Patient Perspectives: Are Participants with HD Willing to Adopt DHTs?

Matthew Roche, PhDMatthew Roche, PhD (CHDI Foundation) presented findings from a DHT preference survey among individuals with Huntington’s disease (HD) or those at risk, highlighting high ownership of smartphones, wearables, and fitness trackers, with majority of participants reporting high-comfort levels and a strong willingness to use smartwatches and fitness devices throughout the full duration of clinical trials. However, this willingness may not always translate into sustained adherence, underscoring the importance of continuous adherence monitoring, and effective engagement strategies to mitigate reduced compliance during trials.

Roundtable Discussion: Top Concepts of Interest, Datasets and Regulatory Considerations

Gait, chorea, movement (pronation/supination, flexion/extension, finger tapping) and sleep were identified as key concepts. The open discussion touched various topics around these concepts in terms of evidence generation, patient meaningfulness, potential regulatory pathways and endpoint positioning. A problem of “plenty” in terms of digital measures was discussed and the need for consolidation and validation was highlighted.

Despite the richness of digital data, a critical question remains: which metrics truly matter to patients? For example, while step irregularity may be highly sensitive, its clinical and patient relevance must be established. Workshop discussions emphasized that not all meaningful endpoints originate from patient-reported experiences. It was also discussed that the longitudinal datasets, which are currently lacking in HD, are key to linking digital signals with clinical outcomes and data-driven approaches are essential for identifying sensitive markers. To address this critical need, several approaches such as central-IRB driven, externally funded data collection efforts were discussed.
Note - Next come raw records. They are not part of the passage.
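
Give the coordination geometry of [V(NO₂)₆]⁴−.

octahedral

Summing ligand charges against the −4 overall charge gives an oxidation state of +2 for vanadium.
Vanadium is a group-5 element; V(II) is therefore d³.
Coordination number: 6.
Six donors around a single metal centre give an octahedral coordination sphere.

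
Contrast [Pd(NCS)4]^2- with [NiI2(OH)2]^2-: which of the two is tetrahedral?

For [Pd(NCS)4]^2-: Summing ligand charges against the −2 overall charge gives an oxidation state of +2 for palladium. Palladium is a group-10 element; Pd(II) is therefore d⁸. A 4d d⁸ ion has a large crystal-field splitting; square planar leaves the high-energy d_{x²−y²} orbital empty and maximises CFSE. → square planar.
For [NiI2(OH)2]^2-: Each iodide is −1; each hydroxide is −1; balancing the −2 overall charge requires Ni(II). Ni sits in group 10, so the d-electron count is 10 − 2 = 8. Hydroxide and iodide are weak-field ligands. With weak-field ligands the CFSE gain from square planar is small, so a 3d d⁸ ion takes the sterically preferred tetrahedral geometry. → tetrahedral.

[NiI2(OH)2]^2-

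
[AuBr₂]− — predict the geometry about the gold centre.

linear

Ligand charges: each bromide is −1. With an overall charge of −1 the gold centre must be in the +1 oxidation state.
Au sits in group 11, so the d-electron count is 11 − 1 = 10.
With 2 monodentate ligands the coordination number is 2.
A d¹⁰ ion with only two ligands adopts a linear arrangement (sp hybridisation; no CFSE preference).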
Key Takeaways and the Road Ahead

The workshop underscored a pivotal shift in HD clinical development: while traditional outcome measures remain insufficient to capture early, subtle, and real-world disease manifestations, DHTs offer a transformative path forward through objective, continuous, and patient-centric measurement. Realizing this potential, however, requires first defining clinically meaningful questions, aligning endpoints with frameworks such as the HD-ISS, strengthening collaboration between sponsors and technology developers for evidence generation and regulatory readiness. Emerging evidence highlights gait, movement, sleep, and physiological signals as promising concepts of interest, yet translating these data into regulatory-grade, patient-relevant endpoints remains a key challenge—one that depends on robust longitudinal datasets, thoughtful endpoint selection, and strategies to ensure adherence and data quality. While these challenges remain, growing evidence, cross-sector collaborations, and increasing patient willingness to engage with these technologies signal strong momentum. Collectively, these advances position the field to move toward more precise, efficient, and impactful clinical trials—bringing the promise of earlier intervention and better outcomes for individuals with HD closer to reality.